Belut Stress Penghasil Listrik Mematikan
Terkait dengan perilaku hewan, di habitat air tawar dikenal predator bernama belut listrik atau sidat.  Hewan ini sangat mematikan karena menghasilkan variasi tegangan listrik sekitar 100 sampai dengan 600 volt. Prof. Budimawan menjelaskan bahwa tegangan listrik yang dihasilkan oleh belut listrik bervariasi berdasarkan gangguan yang terjadi di lingkungan tempat tinggalnya. Respon gangguan yang mengakibatkan ketakutan atau stress pada belut itu, mampu menghasilkan listrik sebesar 600 volt yang mengalir dalam air dan berpotensi mematikan manusia. Saya sangat tertarik mendengar pemaparan  ini. Saya sempat berpikir bahwa  baguslah kalau si belut ini diteliti dan diberikan gangguan terus menerus untuk menghasilkan listrik secara maksimal. Dengan cara itu terdapat kemungkinan penelitinya  dapat membaca menggunakan lampu yang menyala karena simpanan energi yang dihasilkan oleh belut luar biasa itu.

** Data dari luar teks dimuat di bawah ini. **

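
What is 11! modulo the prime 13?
(12)! = (11)! × (12) ≡ -1 (mod 13). So (11)! ≡ -1 × (12)^(-1) ≡ (-1)×(-1) = 1 (mod 13)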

Terkait dengan energi terbarukan, saat ini beberapa tanaman dapat menghasilkan  bioetanol yang menjadi sumber energi yang mulai dikembangkan potensinya. Sagu merupakan salah satu tanaman pangan yang dapat menjadi sumber bioetanol.  Di daerah Maluku dan Papua banyak sekali tumbuh pohon sagu secara alami sehingga menjadi makanan pokok masyarakat di daerah itu.  Hasil penelitian Numberi (2018) menunjukkan bahwa ampas sagu atau ela merupakan limbah yang dihasilkan dari pengolahan sagu menjadi tepung untuk konsumsi masyarakat. Sagu mengandung karbohidrat dan bahan organik lainnya (lignoselulosa, selulosa dan lignin) merupakan hasil ekstraksi pati sagu yang menjadi  sumber karbon. Bioetanol berasal dari ampas sagu merupakan salah satu bahan bakar alternatif yang dapat diperbaharui, sifatnya ramah lingkungan dan menghasilkan gas emisi karbon yang rendah dibandingkan dengan penggunaan minyak tanah. Selain ampas sagu sebagai bioetanol, sumber energi lainnya adalah cahaya matahari yang dapat dijadikan sebagai sumber listrik. Indonesia yang terletak di daerah khatulistiwa beriklim tropis hanya mempunyai dua musim yaitu: kemarau dan hujan. Hal ini menunjukkan bahwa Indonesia mempunyai intensitas cahaya matahari gratis sepanjang tahun dan belum dimanfaatkan dengan baik. Prof. Imam Robandi memberikan gambaran bahwa di dalam 1 meter persegi panel solar system (setara dengan 4 buah keset yang disusun berbentuk kotak) mampu menghasilkan energi listrik sekitar 1.400 watt yang dapat menerangi dua buah rumah. Potensi besar dan gratis  ini hendaknya harus terus diteliti supaya meningkatkan kualitas kehidupan masyarakat Indonesia di masa yang akan datang (srn).